Overlapping Flap Technique for Hard Palate Repair
An incision is made in the mucoperiosteum 1–2 mm away from the dentition on one side of the defect laterally. The second incision is made in the mucoperiosteum at the defect. Elevation of the tissues is performed bilaterally while attempting to preserve the major palatine artery. The first flap is then rotated medially across midline and under the second flap before being secured.
Medially Positioned Flap Technique for the Hard Palate
Bipedicle flaps are directly elevated from each side of the oral mucosa and centrally apposed. This is used only for minor reconstructions as there is no underlying bone to support the closure. In cases of trauma the bone apposition can sometimes be improved by direct digital pressure on each side of the maxilla or twisting orthopaedic wire between the maxillary canines (and then covering in a self-curing composite).
Medially Positioned Flap Technique for Soft Palate Repair
Incisions should be made along the medial margins of the defect to the level of the caudal end of the tonsils.
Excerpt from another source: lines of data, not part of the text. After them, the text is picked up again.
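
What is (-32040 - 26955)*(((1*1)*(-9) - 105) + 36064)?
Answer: -2120870250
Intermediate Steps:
(-32040 - 26955)*(((1*1)*(-9) - 105) + 36064) = -58995*((1*(-9) - 105) + 36064) = -58995*((-9 - 105) + 36064) = -58995*(-114 + 36064) = -58995*35950 = -2120870250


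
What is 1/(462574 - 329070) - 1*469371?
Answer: -62662905983/133504 ≈ -4.6937e+5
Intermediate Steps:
1/(462574 - 329070) - 1*469371 = 1/133504 - 469371 = -62662905983/133504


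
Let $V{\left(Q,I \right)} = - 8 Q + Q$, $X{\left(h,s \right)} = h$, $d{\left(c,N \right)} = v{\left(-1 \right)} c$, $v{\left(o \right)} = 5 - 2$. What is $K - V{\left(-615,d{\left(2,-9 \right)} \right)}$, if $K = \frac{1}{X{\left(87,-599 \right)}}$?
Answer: $- \frac{374534}{87} \approx -4305.0$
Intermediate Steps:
$v{\left(o \right)} = 3$
$d{\left(c,N \right)} = 3 c$
$K = \frac{1}{87} \approx 0.011494$
$V{\left(Q,I \right)} = - 7 Q$
$K - V{\left(-615,d{\left(2,-9 \right)} \right)} = \frac{1}{87} - \left(-7\right) \left(-615\right) = \frac{1}{87} - 4305 = - \frac{374534}{87}$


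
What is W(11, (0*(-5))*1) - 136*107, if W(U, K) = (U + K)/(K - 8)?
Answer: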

By cutting the margins of the defect two separate sets of flaps are created, one in the nasopharynx and one in the oropharynx. A separate closure of the two flaps creates a double layered closure.
Labial Based Mucoperiosteal Flap for Repair of Oronasal Fistula
Either a single (labial based only) or double (labial based over a reflected palatine mucosal flap) repair can be used to close these defects.
Elongated Soft Palate
Elongated soft palates are typically resected with laser, blade or vessel sealing device to the level of the caudal tonsils.